Santorini is famous for many reasons: its sumptuous beaches, its volcanic landscapes, its sunsets and of course its delicious wines. You only need to take a stroll around the island to appreciate that vineyards form an essential part of the landscape, culture and identity, as well as a growing tourist attraction.

If we go back a few thousand years, we can see that wine production has been one of the main activities on Santorini for centuries. Its origins date back more than 3500 years, and in 1700 BC trade was experiencing a major boom and had an enviable reputation. This tradition has been passed from father to son, leading to a rich wine heritage.

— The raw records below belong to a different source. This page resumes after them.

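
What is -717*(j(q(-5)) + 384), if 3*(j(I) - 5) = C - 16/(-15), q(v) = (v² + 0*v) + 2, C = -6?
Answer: -4166009/15 ≈ -2.7773e+5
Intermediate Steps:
q(v) = 2 + v² (q(v) = (v² + 0) + 2 = v² + 2 = 2 + v²)
j(I) = 151/45 (j(I) = 5 + (-6 - 16/(-15))/3 = 5 + (-6 - 16*(-1/15))/3 = 5 + (-6 + 16/15)/3 = 5 + (⅓)*(-74/15) = 5 - 74/45 = 151/45)
-717*(j(q(-5)) + 384) = -717*(151/45 + 384) = -717*17431/45 = -4166009/15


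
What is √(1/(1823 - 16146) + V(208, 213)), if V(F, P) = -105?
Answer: 2*I*√5385147217/14323 ≈ 10.247*I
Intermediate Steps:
√(1/(1823 - 16146) + V(208, 213)) = √(1/(1823 - 16146) - 105) = √(1/(-14323) - 105) = √(-1/14323 - 105) = √(-1503916/14323) = 2*I*√5385147217/14323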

The microclimate of the island and its lava-rich fertile porous soil are key to the distinctive flavour and quality of the grapes. These are used to produce exquisite wines such as Nykteri, Vinsanto and Brusco. If you want to sample these, numerous wineries open their doors to the public to demonstrate the winemaking process and offer wine-tasting sessions.

These include Canava Roussos, one of the oldest wineries on the island and operational since 1836. This is a family business that has passed its secrets to creating a memorable product from generation to generation. Another interesting winery worth visiting is Hatzidakis, since it is located in an underground cellar that is hidden by vast vineyards. Boutari winery, which is owned by the famous Greek wine maker, is also very popular.

Whether you choose to visit a winery or prefer to enjoy a fine glass of wine on a terrace overlooking magnificent views, you mustn't miss out on two different varieties: Nykteri and Vinsanto.

Nykteri is a dry and lively white wine, sharp like a Riesling and sensual like a sparkling wine. When drunk young, the sulphur-rich volcanic nature of the soil is revealed.

If you opt for the famous Vinsanto, you'll discover one of the oldest wines in the world, since it was already being produced in Homer's time. It is a naturally sweet wine. Vinsanto means "wine of Santorini" and not "holy wine", as it is translated in Tuscany, where a similar wine is made. 

And if you're curious at heart, don't forget to try ouzo, a traditional liqueur with a flavour very similar to anisette and licorice, which the locals drink during family celebrations. Cheers!